La Carpenters Workshop Gallery présente « The Graduate(s) », une exposition consacrée aux jeunes designers européens émergents. Une recherche (et découverte) de talents confiée à la curatrice néerlandaise Lidewij Edelkoort. Fondatrice de Trend Union, société prescriptrice en matière de tendances design, Lidewij Edelkoort est un sismographe à courants artistiques. Pour l’exposition « The Graduate(s) », la prospection a porté sur près de cinquante écoles de design européennes, aboutissant à la sélection d’une vingtaine de projets, proposés par une demi-douzaine de designers. Galerie de portée internationale, par ce choix la Carpenters Workshop Gallery défend la vitalité de la création en soutenant de jeunes designers. Contribuant ainsi à ouvrir des horizons au design dans le paysage de la production européenne. Récolte fructueuse, les projets présentés ont en commun des accents d’Arte Povera post-industriel et post-brutaliste, traversés d’un souci archéologique.
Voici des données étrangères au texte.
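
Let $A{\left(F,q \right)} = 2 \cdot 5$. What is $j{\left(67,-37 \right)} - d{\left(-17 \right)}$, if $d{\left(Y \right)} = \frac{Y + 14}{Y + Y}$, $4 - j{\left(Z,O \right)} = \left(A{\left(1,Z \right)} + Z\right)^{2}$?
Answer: $- \frac{201453}{34} \approx -5925.1$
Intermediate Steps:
$A{\left(F,q \right)} = 10$
$j{\left(Z,O \right)} = 4 - \left(10 + Z\right)^{2}$
$d{\left(Y \right)} = \frac{14 + Y}{2 Y}$
$j{\left(67,-37 \right)} - d{\left(-17 \right)} = \left(4 - \left(10 + 67\right)^{2}\right) - \frac{14 - 17}{2 \left(-17\right)} = \left(4 - 77^{2}\right) - \frac{1}{2} \left(- \frac{1}{17}\right) \left(-3\right) = \left(4 - 5929\right) - \frac{3}{34} = -5925 - \frac{3}{34} = - \frac{201453}{34}$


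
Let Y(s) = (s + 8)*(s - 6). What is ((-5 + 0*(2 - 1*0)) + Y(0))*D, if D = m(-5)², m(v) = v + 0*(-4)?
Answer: -1325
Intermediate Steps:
m(v) = v (m(v) = v + 0 = v)
Y(s) = (-6 + s)*(8 + s) (Y(s) = (8 + s)*(-6 + s) = (-6 + s)*(8 + s))
D = 25 (D = (-5)² = 25)
((-5 + 0*(2 - 1*0)) + Y(0))*D = ((-5 + 0*(2 - 1*0)) + (-48 + 0² + 2*0))*25 = ((-5 + 0*(2 + 0)) + (-48 + 0 + 0))*25 = ((-5 + 0*2) - 48)*25 = ((-5 + 0) - 48)*25 = (-5 - 48)*25 = -53*25 = -1325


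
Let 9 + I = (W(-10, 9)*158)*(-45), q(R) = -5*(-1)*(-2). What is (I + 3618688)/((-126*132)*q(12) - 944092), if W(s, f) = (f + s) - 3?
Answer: -3647119/777772 ≈ -4.6892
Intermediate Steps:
q(R) = -10 (q(R) = 5*(-2) = -10)
W(s, f) = -3 + f + s
I = 28431 (I = -9 + ((-3 + 9 - 10)*158)*(-45) = -9 - 4*158*(-45) = -9 - 632*(-45) = -9 + 28440 = 28431)
(I + 3618688)/((-126*132)*q(12) - 944092) = (28431 + 3618688)/(-126*132*(-10) - 944092) = 3647119/(-16632*(-10) - 944092) = 3647119/(166320 - 944092) = 3647119/(-777772) = 3647119*(-1/777772) = -3647119/777772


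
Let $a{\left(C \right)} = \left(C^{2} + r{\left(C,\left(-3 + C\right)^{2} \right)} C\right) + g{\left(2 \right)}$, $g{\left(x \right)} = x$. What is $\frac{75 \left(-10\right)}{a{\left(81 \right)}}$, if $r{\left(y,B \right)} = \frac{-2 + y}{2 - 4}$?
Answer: $- \frac{1500}{6727} \approx -0.22298$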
« The Graduate(s) » : les émergences en design européen, selon Lidewij Edelkoort
L’un des points saillants de l’exposition réside dans le traitement des matériaux. Si à première vue semble dominer un goût de l’informe, une attention accrue permettra de voir des matériaux traités de façon à incorporer leur propre devenir. S’il est un élément capital dans l’ingénierie des matériaux, chère à tous les secteurs de la construction, architecture et design inclus, c’est bien la manière dont la matière répond dans la durée. Là où la modernité voyait dans le verre et l’acier des formes d’éternité inorganique, l’époque contemporaine prête d’avantage d’attention aux processus d’évolution des matériaux. Et ce, à travers le temps, les usages, les environnements, rejoignant ainsi la problématique archéologique exporée depuis des années par Lidewij Edelkoort. Dans l’exposition « The Graduate(s) », les projets présentés jouent sur cette mémoire, ce devenir. Les pièces de Thomas Ballouhey, par exemple, présentent des objets aux surfaces rugueuses, irrégulières, comme travaillées par l’érosion.
Archéologie et éloge des aspérités (avec Anton Hendrick Denys, Thomas Ballouhey…)
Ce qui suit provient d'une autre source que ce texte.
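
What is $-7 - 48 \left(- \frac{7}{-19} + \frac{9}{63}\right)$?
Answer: $- \frac{4195}{133} \approx -31.541$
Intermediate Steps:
$-7 - 48 \left(- \frac{7}{-19} + \frac{9}{63}\right) = -7 - 48 \left(\left(-7\right) \left(- \frac{1}{19}\right) + 9 \cdot \frac{1}{63}\right) = -7 - 48 \left(\frac{7}{19} + \frac{1}{7}\right) = -7 - \frac{3264}{133} = - \frac{4195}{133}$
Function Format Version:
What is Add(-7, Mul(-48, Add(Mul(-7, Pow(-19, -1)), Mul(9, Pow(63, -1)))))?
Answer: Rational(-4195, 133) ≈ -31.541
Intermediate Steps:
Add(-7, Mul(-48, Add(Mul(-7, Pow(-19, -1)), Mul(9, Pow(63, -1))))) = Add(-7, Mul(-48, Add(Mul(-7, Rational(-1, 19)), Mul(9, Rational(1, 63))))) = Add(-7, Mul(-48, Add(Rational(7, 19), Rational(1, 7)))) = Add(-7, Mul(-48, Rational(68, 133))) = Add(-7, Rational(-3264, 133)) = Rational(-4195, 133)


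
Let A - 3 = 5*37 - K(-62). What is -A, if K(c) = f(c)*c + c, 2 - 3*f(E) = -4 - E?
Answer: 2722/3 ≈ 907.33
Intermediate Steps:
f(E) = 2 + E/3 (f(E) = ⅔ - (-4 - E)/3 = ⅔ + (4/3 + E/3) = 2 + E/3)
K(c) = c + c*(2 + c/3) (K(c) = (2 + c/3)*c + c = c*(2 + c/3) + c = c + c*(2 + c/3))
A = -2722/3 (A = 3 + (5*37 - (-62)*(9 - 62)/3) = 3 + (185 - (-62)*(-53)/3) = 3 + (185 - 1*3286/3) = 3 + (185 - 3286/3) = 3 - 2731/3 = -2722/3 ≈ -907.33)
-A = -1*(-2722/3) = 2722/3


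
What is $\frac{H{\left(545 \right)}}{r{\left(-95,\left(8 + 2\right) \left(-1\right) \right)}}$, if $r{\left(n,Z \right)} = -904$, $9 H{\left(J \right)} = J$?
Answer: $- \frac{545}{8136} \approx -0.066986$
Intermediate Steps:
$H{\left(J \right)} = \frac{J}{9}$
$\frac{H{\left(545 \right)}}{r{\left(-95,\left(8 + 2\right) \left(-1\right) \right)}} = \frac{\frac{1}{9} \cdot 545}{-904} = \frac{545}{9} \left(- \frac{1}{904}\right) = - \frac{545}{8136}$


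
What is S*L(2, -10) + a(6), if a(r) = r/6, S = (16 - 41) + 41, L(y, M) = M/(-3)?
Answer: 163/3 ≈ 54.333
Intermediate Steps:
L(y, M) = -M/3 (L(y, M) = M*(-1/3) = -M/3)
S = 16 (S = -25 + 41 = 16)
a(r) = r/6 (a(r) = r*(1/6) = r/6)
S*L(2, -10) + a(6) = 16*(-1/3*(-10)) + (1/6)*6 = 16*(10/3) + 1 = 160/3 + 1 = 163/3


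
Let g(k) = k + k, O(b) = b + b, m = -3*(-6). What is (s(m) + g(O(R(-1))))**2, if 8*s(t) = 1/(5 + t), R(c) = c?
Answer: 540225/33856 ≈ 15.957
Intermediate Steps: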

La série Ways of Altering [Manières d’altérer] de Thomas Ballouhey comprend ainsi bancs, bols, tréteaux, tabourets… Avec une combinaison singulière de carton, résine et sable. Le designer Anton Hendrick Denys présente pour sa part une série nommée A Stool Experiment [Expérimentation autour d’un tabouret]. Utilisant de l’acier inoxydable, il le traite par polissage de manière à faire ressortir les reflets iridescents propres à l’oxydation. Formes massives, les tabourets d’Anton Hendrick Denys évoquent presque l’esthétique des pièces du sculpteur Anselm Kiefer. Pour sa série Another Land [un autre pays / une autre terre], la designer Priyanka Sharma combine quant à elle les opposés en associant marbre et terres cuites. Pour des objets (table, console) à la beauté sédimentaire, presque coraline, dans des tonalités laiteuses ou vert-de-gris. Béton rompu (de Martin Laforêt), marbre, acier, sable… « The Graduate(s) », joue sur la disparition de l’usure, par une valorisation originelle des aspérités.